Un vote est attendu dans la journée. Les réticences devant un projet de loi décrié comme mettant à l'abri les auteurs de faits graves, y compris des homicides, ainsi que les calculs politiques rendent l'adoption incertaine.
Le président Sall a causé un choc dans un pays présenté comme l'un des plus stables d'une Afrique de l'Ouest secouée par les coups de force, en décrétant le 3 février le report de l'élection initialement prévue le 25 février.
Le pays est depuis dans l'attente d'une date. Il est suspendu à une décision du Conseil constitutionnel susceptible de tomber à tout moment et potentiellement lourde de conséquences.
Une loi d'amnistie pourrait ajouter à la confusion. La question de son application à l'opposant emprisonné Ousmane Sonko et de son éventuelle remise en selle dans la course électorale, et plus généralement celle d'un réexamen de la liste des candidatures validée en janvier par le Conseil constitutionnel, agite la classe politique.
Le Sénégal a connu entre 2021 et 2023 différents épisodes d'émeutes, affrontements, saccages et pillages déclenchés notamment par le bras de fer entre l'opposant Sonko et le pouvoir.
Des dizaines de personnes ont été tuées, des centaines blessées, des centaines d'autres interpellées.
Des dizaines d'opposants pourraient recouvrer la liberté dès la publication de la loi au Journal officiel. De nombreux acteurs politiques et sociaux se dressent cependant contre le projet, s'indignant qu'aucun membre des forces de sécurité, ni aucun responsable gouvernemental n'auraient à rendre de comptes.
Non à l'amnistie, non à l'amnésie, non au droit de tuer.

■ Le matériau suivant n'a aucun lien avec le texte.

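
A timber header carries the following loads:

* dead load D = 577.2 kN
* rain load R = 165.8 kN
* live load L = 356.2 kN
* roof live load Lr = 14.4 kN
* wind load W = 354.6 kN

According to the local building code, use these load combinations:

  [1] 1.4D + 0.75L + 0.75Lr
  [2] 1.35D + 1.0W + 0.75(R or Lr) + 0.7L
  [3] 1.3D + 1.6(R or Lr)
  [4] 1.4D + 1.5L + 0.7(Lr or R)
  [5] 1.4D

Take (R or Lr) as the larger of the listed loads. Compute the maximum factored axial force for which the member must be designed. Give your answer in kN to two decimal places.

(R or Lr) → R = 165.8 kN; (Lr or R) → R = 165.8 kN.
[1] 1.4(577.2) + 0.75(356.2) + 0.75(14.4) = 808.08 + 267.15 + 10.80 = 1086.03
[2] 1.35(577.2) + 1.0(354.6) + 0.75(165.8) + 0.7(356.2) = 779.22 + 354.60 + 124.35 + 249.34 = 1507.51
[3] 1.3(577.2) + 1.6(165.8) = 750.36 + 265.28 = 1015.64
[4] 1.4(577.2) + 1.5(356.2) + 0.7(165.8) = 808.08 + 534.30 + 116.06 = 1458.44
[5] 1.4(577.2) = 808.08
Combination 2 governs: N_u = 1507.51 kN.

1507.51 kN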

Le projet ne fait pas l'unanimité au sein du camp présidentiel, qui dispose d'une majorité précaire à l'Assemblée.
L'approbation préliminaire du texte mardi par une commission d'environ 25 députés a donné un aperçu des calculs auxquels pourrait donner lieu le vote. Le parti Pastef d'Ousmane Sonko, qui s'est presque systématiquement opposé aux projets présidentiels par le passé, s'est abstenu.

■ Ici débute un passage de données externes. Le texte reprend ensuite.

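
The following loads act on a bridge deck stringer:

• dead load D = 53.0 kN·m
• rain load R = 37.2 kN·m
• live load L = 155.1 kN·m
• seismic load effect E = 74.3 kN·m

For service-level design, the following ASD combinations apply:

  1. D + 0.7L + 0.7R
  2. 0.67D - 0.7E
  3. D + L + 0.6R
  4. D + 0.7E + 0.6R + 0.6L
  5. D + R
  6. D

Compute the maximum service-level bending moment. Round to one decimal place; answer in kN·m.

230.4 kN·m

1. 1.0(53.0) + 0.7(155.1) + 0.7(37.2) = 53.0 + 108.6 + 26.0 = 187.6
2. 0.67(53.0) - 0.7(74.3) = 35.5 - 52.0 = -16.5
3. 1.0(53.0) + 1.0(155.1) + 0.6(37.2) = 53.0 + 155.1 + 22.3 = 230.4
4. 1.0(53.0) + 0.7(74.3) + 0.6(37.2) + 0.6(155.1) = 53.0 + 52.0 + 22.3 + 93.1 = 220.4
5. 1.0(53.0) + 1.0(37.2) = 53.0 + 37.2 = 90.2
6. 1.0(53.0) = 53.0
The controlling combination is 3, giving 230.4 kN·m.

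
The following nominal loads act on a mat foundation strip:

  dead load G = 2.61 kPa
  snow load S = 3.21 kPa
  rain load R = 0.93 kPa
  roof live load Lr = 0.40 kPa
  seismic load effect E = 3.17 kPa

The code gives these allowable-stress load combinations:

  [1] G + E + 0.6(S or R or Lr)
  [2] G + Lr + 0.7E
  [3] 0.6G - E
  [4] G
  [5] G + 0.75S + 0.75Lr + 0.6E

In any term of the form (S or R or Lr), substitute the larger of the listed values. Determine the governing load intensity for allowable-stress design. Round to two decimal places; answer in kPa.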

Ce dernier a cependant dit lier son vote mercredi à celui du Pastef au nom d'une ancienne alliance aujourd'hui en lambeaux.
La disqualification du candidat du PDS Karim Wade a été l'un des éléments déclencheurs de la crise actuelle. M. Wade se bat toujours pour la réouverture de la liste des candidats.
L'amnistie a éclipsé provisoirement la querelle sur la date de l'élection. Une partie de la société civile et de l'opposition continue à exiger qu'elle ait lieu avant le 2 avril et la fin du mandat du président Sall. La société civile a appelé à un nouveau rassemblement mercredi à Dakar. Elle a peiné à mobiliser jusqu'à présent.
Le chef de l'État, élu en 2012 et réélu en 2019 mais non candidat en 2024, a indiqué qu'il comptait demander l'avis du Conseil constitutionnel.